Lauren Simpson was excited about the possibility that she might soon be able to move into an affordable apartment of her own in south Surrey.
That’s why the 26-year-old, who has Down syndrome, took the big step of calling into Surrey council late one evening this week to plead personally with council members to approve the new non-profit development near her parents’ house that would provide her and many other disabled people with a permanent place to live.
Five of the eight council members voted turned that project down around 1 a.m. Tuesday, including Mayor Doug McCallum, not giving any reasons at the time but indicating later that the density of the six-storey building was their concern.
“I was upset. A lot of people were upset. If Harmony doesn’t get built, I will have to stay with my mum and dad. Where is there for me to go?” said a discouraged Ms. Simpson. “To me, it is a safe place I would like to call home.”
She is not the only disheartened person.
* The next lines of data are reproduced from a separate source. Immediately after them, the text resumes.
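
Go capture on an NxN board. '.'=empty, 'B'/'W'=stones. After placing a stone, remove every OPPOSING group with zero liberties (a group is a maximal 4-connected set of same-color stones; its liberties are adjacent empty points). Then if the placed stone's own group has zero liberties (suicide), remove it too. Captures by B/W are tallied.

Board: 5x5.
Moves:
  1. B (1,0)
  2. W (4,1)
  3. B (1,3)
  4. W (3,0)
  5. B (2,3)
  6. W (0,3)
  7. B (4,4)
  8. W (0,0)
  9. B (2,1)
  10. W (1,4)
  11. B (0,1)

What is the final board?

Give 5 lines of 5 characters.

Answer: .B.W.
B..BW
.B.B.
W....
.W..B

Derivation:
Move 1: B@(1,0) -> caps B=0 W=0
Move 2: W@(4,1) -> caps B=0 W=0
Move 3: B@(1,3) -> caps B=0 W=0
Move 4: W@(3,0) -> caps B=0 W=0
Move 5: B@(2,3) -> caps B=0 W=0
Move 6: W@(0,3) -> caps B=0 W=0
Move 7: B@(4,4) -> caps B=0 W=0
Move 8: W@(0,0) -> caps B=0 W=0
Move 9: B@(2,1) -> caps B=0 W=0
Move 10: W@(1,4) -> caps B=0 W=0
Move 11: B@(0,1) -> caps B=1 W=0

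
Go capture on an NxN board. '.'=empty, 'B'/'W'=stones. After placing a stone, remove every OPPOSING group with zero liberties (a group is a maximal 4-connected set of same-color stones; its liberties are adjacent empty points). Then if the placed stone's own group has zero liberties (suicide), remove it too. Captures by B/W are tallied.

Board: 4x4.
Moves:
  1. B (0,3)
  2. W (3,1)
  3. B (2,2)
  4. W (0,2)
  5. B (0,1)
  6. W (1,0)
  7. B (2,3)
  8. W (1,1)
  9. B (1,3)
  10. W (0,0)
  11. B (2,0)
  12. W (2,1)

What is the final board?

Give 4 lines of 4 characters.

Move 1: B@(0,3) -> caps B=0 W=0
Move 2: W@(3,1) -> caps B=0 W=0
Move 3: B@(2,2) -> caps B=0 W=0
Move 4: W@(0,2) -> caps B=0 W=0
Move 5: B@(0,1) -> caps B=0 W=0
Move 6: W@(1,0) -> caps B=0 W=0
Move 7: B@(2,3) -> caps B=0 W=0
Move 8: W@(1,1) -> caps B=0 W=0
Move 9: B@(1,3) -> caps B=0 W=0
Move 10: W@(0,0) -> caps B=0 W=1
Move 11: B@(2,0) -> caps B=0 W=1
Move 12: W@(2,1) -> caps B=0 W=1

Answer: W.WB
WW.B
BWBB
.W..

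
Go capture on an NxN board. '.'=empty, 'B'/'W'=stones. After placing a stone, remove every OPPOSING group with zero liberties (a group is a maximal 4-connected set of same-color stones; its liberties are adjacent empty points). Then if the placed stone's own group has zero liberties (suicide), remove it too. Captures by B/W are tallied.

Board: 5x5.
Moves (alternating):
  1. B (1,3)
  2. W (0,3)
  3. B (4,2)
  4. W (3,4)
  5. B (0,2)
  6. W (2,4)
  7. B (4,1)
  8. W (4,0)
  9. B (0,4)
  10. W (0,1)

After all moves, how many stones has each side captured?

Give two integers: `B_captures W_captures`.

Answer: 1 0

Derivation:
Move 1: B@(1,3) -> caps B=0 W=0
Move 2: W@(0,3) -> caps B=0 W=0
Move 3: B@(4,2) -> caps B=0 W=0
Move 4: W@(3,4) -> caps B=0 W=0
Move 5: B@(0,2) -> caps B=0 W=0
Move 6: W@(2,4) -> caps B=0 W=0
Move 7: B@(4,1) -> caps B=0 W=0
Move 8: W@(4,0) -> caps B=0 W=0
Move 9: B@(0,4) -> caps B=1 W=0
Move 10: W@(0,1) -> caps B=1 W=0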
More than 6,000 who signed a petition in favour of the 91-unit apartment building being proposed, the 54 who called in to express support, and the non-profit group trying to get the Harmony project built are also baffled and dismayed.
“I am really quite shocked,” said Bill Simpson, Lauren’s father. He and his wife have been trying to figure out a permanent housing solution for Lauren for when they’re gone.
It’s a troubling decision for BC Housing, the provincial agency that funds social housing and had committed $10-million to the development.
“We are disappointed this project is not moving forward,” said the agency in a statement to The Globe and Mail. “We know there is a housing crisis in this province, including in Surrey, and we need to build more affordable housing. Governments at all levels must take bold action.”
It’s another setback for the province’s aggressive efforts to get more social housing or affordable rentals built, as Surrey joins an informal club of suburbs in the last three years that have turned down or wobbled over approvals for that kind of housing, including the District of North Vancouver, White Rock and Port Moody.
Those suburban turndowns stand in stark contrast to Vancouver, whose council is not at all unified on many issues but has approved social-housing or rental projects even when there have been 100 people out to oppose them.
The Surrey council vote was also labelled as “devastating” by Doug Tennant, the chief executive officer of the non-profit coalition of groups called UNITI that had been working on the Harmony project with city planners and the community for the last three years.
“This was going to be a benefit for the entire community. I feel so sorry for the people who desperately need housing.”
He said the society’s plan now is to simply wait for a new council that will have a different attitude.
“We not going to waste our time dealing with this council. We’ll wait for one that is very supportive of affordable housing.”
Councillor Brenda Locke, who is planning to run for mayor in next year’s election, said she couldn’t understand why Mr. McCallum and the four other councillors in his party voted against it.
“I know that if you’re a parent of a person with a disability, you’re so frightened about what’s going to happen to your child when you’re not there.” This project would have given comfort to many families in that situation, she said.
Mr. McCallum said he voted against it because local residents in the single-family area were concerned about the building being at six storeys. They felt four would be better.
“The majority of council listened to the residents. That’s our job,” he said. “I fully supported the use but not the form. When I worked on projects like this over the years, any type of facility you do build needs to fit in.”
The Harmony project was proposed for a 2.2-hectare parcel of land already planned as a part of a town centre for the Semiahmoo neighbourhood in south Surrey. A recent community plan that council approved envisions buildings of four to six stories in that area, which has a small commercial strip and a transit line.
There are currently 52 townhouses on the property and an 18-unit apartment building, run by the Peninsula Estates Housing Association, which is part of UNITI. The plan was to demolish 17 of the townhouses in order to accommodate the new building, which was set as far away from single detached homes as possible.
But opponents from the area, largely homeowners in the immediate vicinity, said they were concerned about the height and the potential for additional traffic. They also worried that allowing one higher building would kick off a cascade of other large structures in the area. Some called the project “experimental,” because it would house a mix of people with developmental disabilities and others who simply need affordable housing. UNITI already has a similar apartment complex elsewhere in Surrey, called Chorus, that has been successful since it opened in 2016.